Charles Messing - Halmos College of Natural Sciences and Oceanography, Nova Southeastern University
February 18, 2017
Although no crinoid has a brain, the nervous system, which includes central nerve rings and branches to each arm and pinnule, is organized enough so that this featherstar can coordinate the operation of hundreds of little muscle bundles and swim surprisingly fast, and then parachute to safety. Wait for it... Video courtesy of the NOAA Office of Ocean Exploration and Research, 2017 American Samoa. Download largest version (mp4, 8.2 MB).
This large stalked crinoid, or sea lily (either Metacrinus or Saracrinus), flexes its feathery arms back into the current. It can release the grasp of its hooks along its stalk, lie down, and crawl with its arms. Image courtesy of the NOAA Office of Ocean Exploration and Research, 2017 American Samoa. Download larger version (jpg, 1.6 MB).
Sea lilies and feather stars, properly called crinoids (which means lily-like), are among the strangest of creatures that scientists will encounter during the expedition. Although they appear plant-like in many respects, they in fact are animals, complete with a digestive system and a nervous system. Their closest relatives are the sea stars, sea urchins, brittle stars, and sea cucumbers.
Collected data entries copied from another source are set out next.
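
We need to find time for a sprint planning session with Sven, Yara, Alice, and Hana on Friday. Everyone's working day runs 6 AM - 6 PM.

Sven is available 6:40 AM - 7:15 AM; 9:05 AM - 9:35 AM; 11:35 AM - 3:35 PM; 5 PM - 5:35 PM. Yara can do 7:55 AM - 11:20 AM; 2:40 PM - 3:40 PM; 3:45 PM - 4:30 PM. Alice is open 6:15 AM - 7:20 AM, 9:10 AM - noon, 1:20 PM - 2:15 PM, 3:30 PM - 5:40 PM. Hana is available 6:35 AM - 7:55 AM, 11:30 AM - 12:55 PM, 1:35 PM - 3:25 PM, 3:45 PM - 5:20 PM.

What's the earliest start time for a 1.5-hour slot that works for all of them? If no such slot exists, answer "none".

none

Sven ∩ Yara: 09:05-09:35, 14:40-15:35.
Sven ∩ Yara ∩ Alice: 09:10-09:35, 15:30-15:35.
Sven ∩ Yara ∩ Alice ∩ Hana: ∅.
There is no time when everyone is free.
No common window is at least 90 minutes long.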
Together, these animals form the major branch of the animal kingdom called the echinoderms (“spiny-skin”). Echinoderms have a basic five-sided symmetry, calcareous skeleton, and unique internal canal system and ligamentary tissue.
Although crinoids are the least understood of living echinoderms, their skeletal remains are among the most abundant and important of fossils. They arose during the early Paleozoic Era and were so abundant in many places that their skeletal remains produced vast limestone deposits in many places around the world, including the American Midwest. More than 5,000 fossil species have been described to date.
Crinoids have declined in diversity since their peak some 300 million years ago, but they are still enormously abundant in many marine habitats, from shallow coral reefs to the floors of oceanic trenches.
Porphyrocrinus sea lilies attach to hard substrates via a holdfast and have arms that terminate in slender filaments. Image courtesy of the NOAA Office of Ocean Exploration and Research, 2017 American Samoa. Download larger version (jpg, 1.2 MB).
We use the informal name “sea lily” for those species that retain a stalk as adults and “feather stars” for those that lose the stalk as small juveniles. However, these are not strict taxonomic groupings. It turns out that the stalk has been repeatedly lost and retained in adults several times. However, in modern seas, although feather stars occur from just below the tide line in some places to great depths, sea lilies no longer occur in shallow water; the shallowest species, Metacrinus rotundus, can be found at a depth of 100 meters off Japan.
All crinoids are suspension feeders, subsisting on the smorgasbord of small plankton and detritus that drifts past their outstretched arms. The fine side branches, or pinnules, that give their arms their feathery appearance are lined with small fingerlike tube feet (the same structures that line the undersides of sea star arms, but without the sucker tips) that flick passing food particles into a groove, where microscopic hairs (cilia) carry them down to the central mouth, conveyor-belt style.
This unusual featherstar, probably Paratelecrinus, also has terminal arm filaments, which may betray a close relationship, discovered via DNA sequencing, with stalked Porphyrocrinus. Image courtesy of the NOAA Office of Ocean Exploration and Research, 2017 American Samoa. Download larger version (jpg, 1.8 MB).
Most of the sea lilies that will probably be observed during this expedition array their arms in a bowl or dish with the arm tips flexed back into the current and the top of the stalk bent so that the central mouth faces away from the current. They use their unique echinoderm ligamentary tissue to lock the arms in place, which does not require expending energy. If the current gets too strong, or the crinoid is disturbed or attacked (some sea urchins feed on crinoids), the ligaments go flaccid, and muscles on the grooved side collapse the arms together for protection.
Although some crinoids are permanently attached to hard substrates by a holdfast at the bottom of the stalk (much like a sea fan or black coral), or anchor in sediment via rootlike structures, the feather stars and some of the sea lilies that have hook-like cirri can release their hold on the seafloor. These species can use their arms to crawl, and some feather stars can even swim.
Scientists have described several hundred crinoid species, but we are always finding more. I won’t be surprised if we find at least one new species during this expedition.